Panembahan Gusti Mesir Raja Kerajaan Simpang ke-6 dua kali ditangkap Jepang. Penangkapan pertama pada tanggal 23 April 1943 bersamaan dengan penangkapan raja-raja seluruh Kalbar dari 12 kerajaan yang semula atas undangan Jepang untuk menghadiri pertemuan di Kota Pontianak. Ternyata kesemuanya dibunuh Jepang, kecuali Panembahan Gusti Mesir. Beliau dibebaskan oleh Penguasa Jepang di Sukadana Bunkenkanrikan.
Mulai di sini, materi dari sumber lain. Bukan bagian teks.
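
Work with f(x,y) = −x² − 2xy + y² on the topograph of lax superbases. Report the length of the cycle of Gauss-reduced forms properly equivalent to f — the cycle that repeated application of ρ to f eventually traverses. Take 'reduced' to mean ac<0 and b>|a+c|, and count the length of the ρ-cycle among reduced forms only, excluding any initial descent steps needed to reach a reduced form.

D = 8, ⌊√D⌋ = 2
descent: ρ → (1,2,-1)  [lands on river]
river: ρ → (-1,2,1)
ρ-cycle length = 2 (tail of 1 descent step not counted)

2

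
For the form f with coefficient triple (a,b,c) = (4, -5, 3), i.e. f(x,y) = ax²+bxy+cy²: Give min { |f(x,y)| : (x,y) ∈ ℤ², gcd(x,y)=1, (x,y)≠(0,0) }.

translate: b→3 (≡-5 mod 8), so (4,-5,3)→(4,3,2)
flip: (4,3,2)→(2,-3,4)
translate: b→1 (≡-3 mod 4), so (2,-3,4)→(2,1,3)
reduced (well bottom): (2,1,3) with a≤c, −a<b≤a
well minimum = a = 2

2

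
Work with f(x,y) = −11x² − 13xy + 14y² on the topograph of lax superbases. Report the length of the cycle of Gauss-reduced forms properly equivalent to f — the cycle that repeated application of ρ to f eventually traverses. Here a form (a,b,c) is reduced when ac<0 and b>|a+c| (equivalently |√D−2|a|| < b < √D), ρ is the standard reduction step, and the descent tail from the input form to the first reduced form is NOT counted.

D = 785, ⌊√D⌋ = 28
descent: ρ → (14,13,-11)  [lands on river]
river: ρ → (-11,9,16)
river: ρ → (16,23,-4)
river: ρ → (-4,25,10)
river: ρ → (10,15,-14)
river: ρ → (-14,13,11)
river: ρ → (11,9,-16)
river: ρ → (-16,23,4)
river: ρ → (4,25,-10)
river: ρ → (-10,15,14)
ρ-cycle length = 10 (tail of 1 descent step not counted)

10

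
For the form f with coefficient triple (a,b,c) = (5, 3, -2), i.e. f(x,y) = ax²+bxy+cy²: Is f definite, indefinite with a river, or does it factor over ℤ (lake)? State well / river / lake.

D = b²−4ac = 3² − 4·5·(-2) = 49
D = 7² is a perfect square ⇒ form factors over ℤ ⇒ lakes

lake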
Setelah Beliau kembali ke Teluk Melano oleh Majelis Kerajaan diadakan musyawarah untuk mencari jalan menyelamatkan Panembahan yang dipimpin oleh Punggawa Uti Hamzah. Namun dalam pertemuan itu semua alternative dengan halus ditolak oleh Panembahan, karena semua alternative itu dinilai tidak rasional. Apalagi untuk mengangkat senjata, berperang melawan Jepang.
Panembahan menyatakan, “Biarlah aku jadi korban—jangan rakyat, karena kita tidak mempunyai kekuatan apapun.”
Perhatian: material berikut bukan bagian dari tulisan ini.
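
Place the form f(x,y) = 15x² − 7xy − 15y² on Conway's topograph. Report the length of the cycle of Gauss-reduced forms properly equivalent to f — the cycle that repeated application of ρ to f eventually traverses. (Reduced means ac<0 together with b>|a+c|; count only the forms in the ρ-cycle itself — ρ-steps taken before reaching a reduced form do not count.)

D = 949, ⌊√D⌋ = 30
descent: ρ → (-15,7,15)  [lands on river]
river: ρ → (15,23,-7)
river: ρ → (-7,19,21)
river: ρ → (21,23,-5)
river: ρ → (-5,27,11)
river: ρ → (11,17,-15)
river: ρ → (-15,13,13)
river: ρ → (13,13,-15)
river: ρ → (-15,17,11)
river: ρ → (11,27,-5)
river: ρ → (-5,23,21)
river: ρ → (21,19,-7)
river: ρ → (-7,23,15)
river: ρ → (15,7,-15)
river: ρ → (-15,23,7)
river: ρ → (7,19,-21)
river: ρ → (-21,23,5)
river: ρ → (5,27,-11)
river: ρ → (-11,17,15)
river: ρ → (15,13,-13)
river: ρ → (-13,13,15)
river: ρ → (15,17,-11)
river: ρ → (-11,27,5)
river: ρ → (5,23,-21)
river: ρ → (-21,19,7)
river: ρ → (7,23,-15)
ρ-cycle length = 26 (tail of 1 descent step not counted)

26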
Pembebasan Panembahan ini sehubungan dengan berita pelarian mata-mata Belanda Kepala Staatwach yang lari ke Telok Melano, karena ada keluarganya di sana. Datang dari Ketapang dan Sukadana kampetai-kampetai Jepang dan memerintahkan rakyat untuk menangkapnya dikoordinatori oleh Kerajaan. Akhirnya pelarian itu tertangkap di Rantau Panjang.
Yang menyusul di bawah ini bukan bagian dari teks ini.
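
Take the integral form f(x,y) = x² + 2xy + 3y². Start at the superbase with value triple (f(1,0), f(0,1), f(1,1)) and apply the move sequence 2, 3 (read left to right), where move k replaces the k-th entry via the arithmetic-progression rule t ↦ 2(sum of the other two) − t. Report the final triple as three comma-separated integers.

start (1,3,6) = (f(1,0),f(0,1),f(1,1))
replace slot 2: 2·(1+6) − 3 = 11 → (1,11,6)
replace slot 3: 2·(1+11) − 6 = 18 → (1,11,18)

1,11,18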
Pada awal Januari 1944 datanglah Motor Cabang dengan dipimpin oleh dua orang kampetai langsung ke Istana menangkap Panembahan Gusti Mesir dan Beliau memang sudah siap kapan saja ditangkap karena sejak penangkapan pertama Beliau tidur pun berpakaian lengkap, menunggu kedatangan Kampetai Jepang. Ditangkaplah seluruh jajaran kerajaan: Panembahan Tua Gusti Rum (Raja ke-5) ayah Gusti Mesir. Gusti Umar mantri polisi (abang Gusti Mesir). Gusti Tawi mantra tani (adik Gusti Mesir). Tengku Ajong (ipar Gusti Mesir). Dolah sopir kerajaan. Raden Asfar (kemenakan Gusti Mesir) serta Bujang Kerepek yang sehari-hari bertugas sebagai pembantu.
Saat penangkapan istri Beliau sedang hamil tua, dan 10 hari kemudian lahirlah anak Beliau yang bungsu yang tidak sempat melihat wajah ayahnya. (disarikan dari surat Drs H Gusti Mulia, putra Gusti Mesir)

Dua Panembahan Kembar di Kerajaan Simpang (17)

Meski sempat ditumpas, namun perlawanan tak padam. Para kesatria malah banyak yang meninggal dalam penjara di Sukadana. Politik Belanda mengakibatkan pemerintahan ganda.
Perang Belangkait telah merenggut banyak korban. Ki Anjang Samad terbunuh di hari pertama peperangan melawan kezaliman Belanda tersebut. Di hari kedua, Patih Kembereh juga turut terbunuh disusul tertangkapnya lima orang panglima yang kemudian ditawan di Sukadana.
Panglima lainnya tetap melanjutkan perang gerilya. Empat dari lima panglima itu meninggal dalam penjara Sukadana. Tinggal Panglima Enteki yang beberapa tahun kemudian dibebaskan (Gusti Mulia, 1967:3).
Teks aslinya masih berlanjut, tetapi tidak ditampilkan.